I Packed Your Parachute
After 74 successful combat missions, Charles Plumb, a Naval Academy graduate, and a US Navy jet pilot during the Vietnam era, was forced to eject from his plane, as it was hit and destroyed by a surface-to-air missile. He parachuted into enemy hands, was captured and imprisoned for 2,103 days living in a small box-like cell, where he was tortured by the communist Vietnamese. Amazingly, he survived the ordeal to be able to share this story:
Plumb and his wife were sitting in a restaurant soon after his release and return to the States, and a man at another table stopped and said, “You’re Plumb! You flew fighter jets in Vietnam from the aircraft carrier Kitty Hawk. You were shot down!” “How in the world did you know that?’” asked Plumb. “I packed your parachute,” the man replied. Plumb gasped in surprise and gratitude. The man pumped his hand and said, “I guess it worked!” Plumb assured him, “It sure did. If your chute hadn’t worked, I wouldn’t be here today.”

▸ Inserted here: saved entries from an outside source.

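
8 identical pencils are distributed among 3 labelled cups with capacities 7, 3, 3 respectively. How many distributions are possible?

By stars and bars, unrestricted non-negative solutions to x_1+…+x_3 = 8 number C(8+2,2) = 45.
Subtract solutions that violate a single cap (substitute x_i' = x_i − (cap_i+1)): x_1 ≥ 8 gives C(2,2) = 1; x_2 ≥ 4 gives C(6,2) = 15; x_3 ≥ 4 gives C(6,2) = 15. Together 31.
Add back pairs where two caps are both exceeded: 0 + 0 + 1 = 1.
By inclusion–exclusion the count is 45 − 31 + 1 = 15.

15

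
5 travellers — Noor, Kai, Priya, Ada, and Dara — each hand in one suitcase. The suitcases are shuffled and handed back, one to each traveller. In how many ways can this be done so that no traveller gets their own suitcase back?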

That night Plumb couldn’t sleep for thinking about the earlier encounter with the man at the restaurant, and how his words had been so impactful. Plumb says, “I kept wondering what he had looked like in a Navy uniform: a white hat; a bib in the back; and bell-bottom trousers. I wonder how many times I might have seen him and not even said ‘Good morning, how are you?’ or anything because, you see, I was a fighter pilot and he was just a sailor.”

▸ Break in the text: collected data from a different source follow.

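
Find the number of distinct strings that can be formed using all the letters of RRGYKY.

Letter multiplicities in RRGYKY: G×1, K×1, R×2, Y×2.
Dividing 6! = 720 by 2!·2! = 4 for the repeated letters gives 180.

180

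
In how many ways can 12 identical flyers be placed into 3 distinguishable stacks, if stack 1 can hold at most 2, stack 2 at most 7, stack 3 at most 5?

Ignoring the caps, the number of non-negative solutions to x_1+…+x_3 = 12 is C(14,2) = 91.
Subtract solutions that violate a single cap (substitute x_i' = x_i − (cap_i+1)): x_1 ≥ 3 gives C(11,2) = 55; x_2 ≥ 8 gives C(6,2) = 15; x_3 ≥ 6 gives C(8,2) = 28. Together 98.
Add back pairs where two caps are both exceeded: 3 + 10 + 0 = 13.
By inclusion–exclusion the count is 91 − 98 + 13 = 6.

6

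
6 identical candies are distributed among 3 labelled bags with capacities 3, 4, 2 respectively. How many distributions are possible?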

Plumb thought of the many hours the sailor had spent at a long wooden table in the bowels of the ship, carefully weaving the shrouds and folding the silks of each chute, holding in his hands each time the fate of someone he didn’t know. Plumb pointed out that he needed many kinds of parachutes whenever his plane was shot down over enemy territory—he needed the actual physical parachute, his mental parachute, his emotional parachute, and his spiritual parachute in order to just survive.
Teamwork
So many lessons can be learned from that true story—gratitude, acknowledgment and teamwork—to name a few. Teamwork—the combined action of a group of people, especially when effective and efficient—a word that is so meaningful in all aspects of life, but, in reality, is so hard to achieve. Just as there are many parts to our body, we still have only one body. The eye can never say to the hand that it is not needed, and neither can the head say to the feet they are unnecessary. Those parts that may seem the weakest and of the least importance, are often the most necessary, just like the sailor who packed the parachute for Charles Plumb, the fighter jet pilot, to carry with him on that fated 75th flight.
Whose Parachute Are You Packing?
This is a great reminder that, individually, each of you are important members and play a vital role at work, at home, at your place of worship, and in other areas of your life. Without your individual contributions, everyone is weakened. You may never know how your actions will effect others—even their well-being. So, not only ask yourself the question of “Who’s packing my parachute?” but, more importantly, ask yourself the question, “Whose parachute am I packing?”